Let $G$ be a real Lie group.
What conditions must $G$ satisfy so that the following is true:

For any finite group $\Gamma$ there exist finitely many conjugacy classes of subgroups of $G$ that are isomorphic to $\Gamma$.

I believe that for $G=GL(n,\mathbb{R})$ this is true because:
subgroups of $GL(n,\mathbb{R})$ are conjugate if and only if the restriction of the standard representation of $GL(n,\mathbb{R})$ to the subgroups are isomorphic representations.
Finite groups have finitely many irreducible representations, and that proves the claim.

I also believe that for $G=SO(n)$ this is true because of this answer: https://mathoverflow.net/a/17074/164084.

It would be enough for my application to know that every real, compact, connected Lie group that has a faithful representation has the property stated above ("For any finite group $\Gamma$…").

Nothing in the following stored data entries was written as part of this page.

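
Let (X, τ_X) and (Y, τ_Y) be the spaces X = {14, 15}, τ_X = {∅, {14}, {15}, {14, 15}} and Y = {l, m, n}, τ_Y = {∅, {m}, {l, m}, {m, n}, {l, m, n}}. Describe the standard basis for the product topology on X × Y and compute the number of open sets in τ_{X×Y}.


Basis B = {∅ × ∅, {14} × {m}, {15} × {m}, {14} × {l, m}, {14} × {m, n}, {14, 15} × {m}, {15} × {l, m}, {15} × {m, n}, {14} × {l, m, n}, {15} × {l, m, n}, {14, 15} × {l, m}, {14, 15} × {m, n}, {14, 15} × {l, m, n}}; |τ_{X×Y}| = 25.

Enumerate products U × V with U ∈ τ_X, V ∈ τ_Y (deduplicated):
  ∅ × ∅ = {} (∅)
  {14} × {m} = {(14,m)}
  {15} × {m} = {(15,m)}
  {14} × {l, m} = {(14,l), (14,m)}
  {14} × {m, n} = {(14,m), (14,n)}
  {14, 15} × {m} = {(14,m), (15,m)}
  {15} × {l, m} = {(15,l), (15,m)}
  {15} × {m, n} = {(15,m), (15,n)}
  {14} × {l, m, n} = {(14,l), (14,m), (14,n)}
  {15} × {l, m, n} = {(15,l), (15,m), (15,n)}
  {14, 15} × {l, m} = {(14,l), (14,m), (15,l), (15,m)}
  {14, 15} × {m, n} = {(14,m), (14,n), (15,m), (15,n)}
  {14, 15} × {l, m, n} = {(14,l), (14,m), (14,n), (15,l), (15,m), (15,n)}
These 13 distinct sets form the basis B.
Close under arbitrary unions to get τ_{X×Y}; counting gives |τ_{X×Y}| = 25.


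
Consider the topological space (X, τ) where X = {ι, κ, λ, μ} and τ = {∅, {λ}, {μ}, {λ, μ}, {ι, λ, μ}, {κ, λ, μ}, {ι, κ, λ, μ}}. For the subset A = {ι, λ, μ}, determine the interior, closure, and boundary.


int(A) = {ι, λ, μ}, cl(A) = {ι, κ, λ, μ}, ∂A = {κ}.

Closed sets in (X, τ) are complements of opens:
  closed(X, τ) = {∅, {ι}, {κ}, {ι, κ}, {ι, κ, λ}, {ι, κ, μ}, {ι, κ, λ, μ}}.
int(A) = ⋃ {U ∈ τ : U ⊆ A}. Opens contained in A: ∅, {λ}, {μ}, {λ, μ}, {ι, λ, μ}.
Taking the union of these: int(A) = {ι, λ, μ}.
cl(A) = ⋂ {C closed : A ⊆ C}. Closed sets containing A: {ι, κ, λ, μ}.
Intersecting these: cl(A) = {ι, κ, λ, μ}.
∂A = cl(A) ∖ int(A) = {ι, κ, λ, μ} ∖ {ι, λ, μ} = {κ}.


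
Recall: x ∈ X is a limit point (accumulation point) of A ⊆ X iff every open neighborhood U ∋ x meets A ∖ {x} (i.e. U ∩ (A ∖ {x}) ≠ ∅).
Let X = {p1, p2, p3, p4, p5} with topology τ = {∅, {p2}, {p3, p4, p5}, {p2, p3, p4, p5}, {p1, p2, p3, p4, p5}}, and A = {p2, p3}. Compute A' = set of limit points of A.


A' = {p1, p4, p5}

For each x ∈ X, list the open sets U ∈ τ with x ∈ U, then check whether U ∩ (A ∖ {x}) ≠ ∅ for every such U.
  x = p1: opens ∋ x are {p1, p2, p3, p4, p5}; each meets A ∖ {p1}, so x IS a limit point.
  x = p2: open {p2} ∋ x has {p2} ∩ (A ∖ {p2}) = ∅, so x is NOT a limit point.
  x = p3: open {p3, p4, p5} ∋ x has {p3, p4, p5} ∩ (A ∖ {p3}) = ∅, so x is NOT a limit point.
  x = p4: opens ∋ x are {p3, p4, p5}, {p2, p3, p4, p5}, {p1, p2, p3, p4, p5}; each meets A ∖ {p4}, so x IS a limit point.
  x = p5: opens ∋ x are {p3, p4, p5}, {p2, p3, p4, p5}, {p1, p2, p3, p4, p5}; each meets A ∖ {p5}, so x IS a limit point.
Collecting: A' = {p1, p4, p5}.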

This is a crosspost from Stackexchange Mathematics, see here: https://math.stackexchange.com/questions/4219091/which-lie-groups-have-finitely-many-conjugacy-classes-of-subgroups-of-fixed-isom.

Best Answer

A natural condition is that $G$ has finitely many connected components. One can easily reduce this case to the connected group case, and then to the compact group case, as all maximal compact subgroups in a connected Lie group are conjugated. Then the representation variety $\text{Hom}(\Gamma,G)$ is compact and local rigidity, that is vanishing of $H^1(\Gamma,\mathfrak{g})$, guarantees the finiteness of the number of $G$-orbits. Here $\mathfrak{g}$ denotes the Lie algebra of $G$. The fact that $H^1$ vanishes could be deduced from the fact that every isometric action of $\Gamma$ on $\mathfrak{g}$ has a fixed point, by averaging an orbit.